Home | About | Sematext search-lucene.com search-hadoop.com
 Search Hadoop and all its subprojects:

Switch to Threaded View
HBase >> mail # user >> Reagrding HBase Hadoop multiple scan objects issue


Copy link to this message
-
Re: Reagrding HBase Hadoop multiple scan objects issue
Have you subscribed to user mailing list ?
Please do not mix email for user@ and subscription.

Some email system would regard messages from amazon.com as unverifiable and
put them in Spam folder.

What HBase version are you using ?

bq.  it's inefficient to have one scan object to scan everything

Have you looked at the following javadoc in Scan.java ?

 * To only retrieve columns within a specific range of version timestamps,

 * execute {@link #setTimeRange(long, long) setTimeRange}.
Cheers

On Fri, Jan 18, 2013 at 2:43 PM, Xu, Leon <[EMAIL PROTECTED]> wrote:

> Hi HBase users,
>
> I am currently trying to set up a denormalization map-reduce job for my
> HBase Table.
> Since our table contains large volume of data, it's inefficient to have
> one scan object to scan everything.
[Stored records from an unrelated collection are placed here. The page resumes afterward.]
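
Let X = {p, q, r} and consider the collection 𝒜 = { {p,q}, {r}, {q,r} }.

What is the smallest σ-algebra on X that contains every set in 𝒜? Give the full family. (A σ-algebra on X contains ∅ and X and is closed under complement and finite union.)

Start: 𝒜 ∪ {∅, X} = { ∅, {r}, {p,q}, {q,r}, X }.
Step 1: +1 →
  {p}  = X∖{q,r}
  [6 total]
Step 2 adds 1:
  {p,r}  = {r} ∪ {p}
  [7 total]
Step 3: 1 new —
  {q}  = X∖{p,r}
  [8 total]
Step 4 adds nothing — fixpoint reached.

Therefore σ(𝒜) = { ∅, {p}, {q}, {r}, {p,q}, {p,r}, {q,r}, X } (|σ(𝒜)| = 8).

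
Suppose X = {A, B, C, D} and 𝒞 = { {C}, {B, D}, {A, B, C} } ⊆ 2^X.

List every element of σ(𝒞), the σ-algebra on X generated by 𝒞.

Take S₀ = 𝒞 ∪ {∅, X} = { {}, {C}, {B, D}, {A, B, C}, X }.
Round 1 (4 new):
  {D}  = complement {A, B, C}
  {A, C}  = complement {B, D}
  {A, B, D}  = complement {C}
  {B, C, D}  = {C} ∪ {B, D}
  [9 total]
Round 2: +3 →
  {A}  = complement {B, C, D}
  {C, D}  = {C} ∪ {D}
  {A, C, D}  = {A, C} ∪ {D}
  [12 total]
Round 3 (3 new):
  {B}  = complement {A, C, D}
  {A, B}  = complement {C, D}
  {A, D}  = {D} ∪ {A}
  [15 total]
Round 4 adds 1:
  {B, C}  = complement {A, D}
  [16 total]
Round 5: closed — nothing new.

|σ(𝒞)| = 16.  σ(𝒞) = { {}, {A}, {B}, {C}, {D}, {A, B}, {A, C}, {A, D}, {B, C}, {B, D}, {C, D}, {A, B, C}, {A, B, D}, {A, C, D}, {B, C, D}, X }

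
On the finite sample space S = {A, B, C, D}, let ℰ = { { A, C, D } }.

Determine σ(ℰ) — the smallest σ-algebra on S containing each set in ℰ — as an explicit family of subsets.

Start: ℰ ∪ {∅, S} = { ∅, { A, C, D }, S }.
Step 1: +1 →
  { B }  = complement { A, C, D }
  |family| = 4
Step 2: no new sets; the family is a σ-algebra.

Hence σ(ℰ) has 4 members: { ∅, { B }, { A, C, D }, S }.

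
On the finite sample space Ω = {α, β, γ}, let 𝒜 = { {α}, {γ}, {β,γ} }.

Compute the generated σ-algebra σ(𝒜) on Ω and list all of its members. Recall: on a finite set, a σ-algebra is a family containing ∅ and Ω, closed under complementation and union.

Begin from { {}, {α}, {γ}, {β,γ}, Ω } (that is, 𝒜 plus ∅ and Ω).
Iteration 1. New:
  {α,β}  = complement {γ}
  {α,γ}  = {γ} ∪ {α}
  (now 7)
Iteration 2 (1 new):
  {β}  = complement {α,γ}
  (now 8)
Iteration 3: already closed under ᶜ and ∪.

|σ(𝒜)| = 8.  σ(𝒜) = { {}, {α}, {β}, {γ}, {α,β}, {α,γ}, {β,γ}, Ω }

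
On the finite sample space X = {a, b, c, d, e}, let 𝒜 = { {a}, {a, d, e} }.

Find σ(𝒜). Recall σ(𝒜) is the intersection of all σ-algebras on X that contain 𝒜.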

We are only need to process those
> records that have changes. I am planning to have multiple scan objects,
> each of which scan object specifies range given that we are in track of
> what rows has been changed.
> Therefore I am trying to set up the map-reduce job with multiple scan
> objects, is this possible?
> I am seeing some post online suggesting extending the InputFormat object
> and change the getSplits, is this the most efficient way?
>
> Using filter seems to be not very efficient in my case because it's
> basically still scan the whole table,right? Just filter out some certain
> records.
>
> Can you point me to the right direction?
>
>
> Thanks
> Leon
>